We always hear certain kinds of players referred to as “enigmatic.” It is usually one-dimensional goal scorers from some country other than Canada or America. But perhaps the most enigmatic player remaining in the Stanley Cup Playoffs is Pittsburgh Penguins’ goaltender Marc-Andre Fleury. He is brilliant at times with amazing athleticism, yet has head-scratching lapses. He has won the Cup, he has lost series’ on his own. He has had shutouts, he has given up inexplicable goals.

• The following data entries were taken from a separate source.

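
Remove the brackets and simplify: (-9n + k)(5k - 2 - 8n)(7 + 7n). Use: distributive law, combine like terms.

(-9n + k)(5k - 2 - 8n)(7 + 7n)
= (-45kn + 18n + 72n^2 + 5k^2 - 2k - 8kn)(7 + 7n)    [distributive law]
= (-53kn + 18n + 72n^2 + 5k^2 - 2k)(7 + 7n)    [combine like terms]
= -371kn - 371kn^2 + 126n + 126n^2 + 504n^2 + 504n^3 + 35k^2 + 35k^2n - 14k - 14kn    [distributive law]
= -385kn - 371kn^2 + 126n + 630n^2 + 504n^3 + 35k^2 + 35k^2n - 14k    [combine like terms]

-385kn - 371kn^2 + 126n + 630n^2 + 504n^3 + 35k^2 + 35k^2n - 14k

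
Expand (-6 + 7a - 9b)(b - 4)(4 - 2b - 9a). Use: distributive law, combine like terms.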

In an analytics world where we like to make determinations based on history and stick to them (see: possession, puck), Fleury offers a puzzle that is near impossible to solve with numbers, anecdotes, visual evidence et al. The former first-overall pick – that’s part of the puzzle – set the league ablaze with an incredible 2007-08 playoff run that saw three shutouts and a .933 save percentage in 20 postseason games. This following up a .921 save percentage regular season. It appeared that he had finally turned the corner and would be a centerpiece in the Peguins’ ultimate rebuild job, setting them up for years and years of success.
Well, Sidney Crosby and Evgeni Malkin set them up for years of success, but Fleury has facilitated their stardom and taken away from it. He followed up the brilliant ’08 playoffs by raising the Stanley Cup. His save percentage was a mediocre .908, but it was easy to overlook. Winning the Cup as a goaltender earns you a lifetime’s worth of credit with the media; it does not mean you will be good for a lifetime. Fleury followed up the Cup victory with playoff save percentages of .891, .899, .834 and .883. Considering the NHL average is somewhere around .910, that’s an incredibly abysmal record over a decent sample of playoff hockey. The low point came last season when coach Dan Bylsma benched him for Tomas Vokoun, who played at an extremely high level in leading Pittsburgh to the Conference Final.

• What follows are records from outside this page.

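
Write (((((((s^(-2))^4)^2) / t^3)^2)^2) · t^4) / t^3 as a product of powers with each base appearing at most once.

s^(-64)·t^(-11)

(((((((s^(-2))^4)^2) / t^3)^2)^2) · t^4) / t^3
= ((((((s^(-2))^4)^2) / t^3)^4) · t^4) / t^3    [power of a power]
= ((((((s^(-2))^4)^2)^4) / ((t^3)^4)) · t^4) / t^3    [power of a quotient]
= (((((s^(-2))^4)^8) / ((t^3)^4)) · t^4) / t^3    [power of a power]
= ((((s^(-2))^32) / ((t^3)^4)) · t^4) / t^3    [power of a power]
= ((s^(-64) / ((t^3)^4)) · t^4) / t^3    [power of a power]
= ((s^(-64) / t^12) · t^4) / t^3    [power of a power]
= s^(-64)·t^(-11)    [quotient of powers; product of powers]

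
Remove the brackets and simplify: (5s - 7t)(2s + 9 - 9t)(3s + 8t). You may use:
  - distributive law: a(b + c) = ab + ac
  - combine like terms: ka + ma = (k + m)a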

This year has been a little of both words. Two shutouts against the New York Rangers were enough to have people asking, “is he back?” Maybe all Fleury needed was the confidence of his coach, a larger sample and whatever sports psychologist he’s seeing. Just as quickly as it appeared he had made it through all the dark postseason days, the Penguins lost two games in a row and Fleury gave up seven goals. Back to being an enigma.
Game 7 is a crossroads for Fleury and the Penguins. They elected not to buy him out after last post-season’s debacle, giving him chance No. 1,634. If the Penguins lose the final game against the New York Rangers, it is hard to see how they could justify keeping their “franchise” goalie.
Because he won the Cup, the Penguins have long ignored that Fleury has been mediocre during the regular season. As league save percentages have risen to .913 this year, his numbers have not improved. In fact, he has never matched the .921 save percentage of 2007-08 again and dipped as low as .905 in 2009-10. Fleury’s .916 save percentage this season was good enough to keep the Penguins at the top of the standings, but was far from putting him amongst the league’s best, which often roam in the .925-.930 area.
A Game 7 loss could finally move the Pens beyond their fear of the unknown. The reality about goaltenders is that they are difficult to predict. Last year, Montreal netminder Carey Price was a mess, this year he won the Gold medal and was amongst the league’s best in save percentage. Semyon Varlamov was a bust last season, now he’s a Vezina Trophy candidate. Sergei Bobrovsky was chased from Philadelphia, only to become a Vezina winner last year. Steve Mason went from below average to a No. 1 with the Flyers. It works the opposite way, too. Just ask goalies like Christobal Huet or Ilya Bryzgalov.
So just when you think you have found the next top goalie, the future of your franchise, the carpet can be pulled out from underneath. It is understandable that the Penguins preferred the devil they knew for so long.
Fleury’s contract has also played a role. It would have been difficult to eat a $5 million cap hit. This year, that’s different. This off-season will make the last opportunity to use a compliance buyout, allowing the Penguins to get out of the deal without the hit.
The decision probably has not been made yet. From a stats perspective, it seems nutty to let one game determine such an important decision – but that is how it works sometimes. There has to be a breaking point. A loss that allows the move to look justifiable to ownership and to fans. There is more to the story than simple numbers and economics. In Fleury’s case, a Game 7 loss would make the decision easily justifiable to all parties.
It is also a good year to be in the market for a goalie. Ryan Miller and Jaroslav Halak are free agents, James Reimer may be on the trading block – there are options.
What if he wins? Then there will be another crossroads soon. And another after that.
If he passes those tests, we’ll believe we have him figured out. And he will probably prove us wrong again.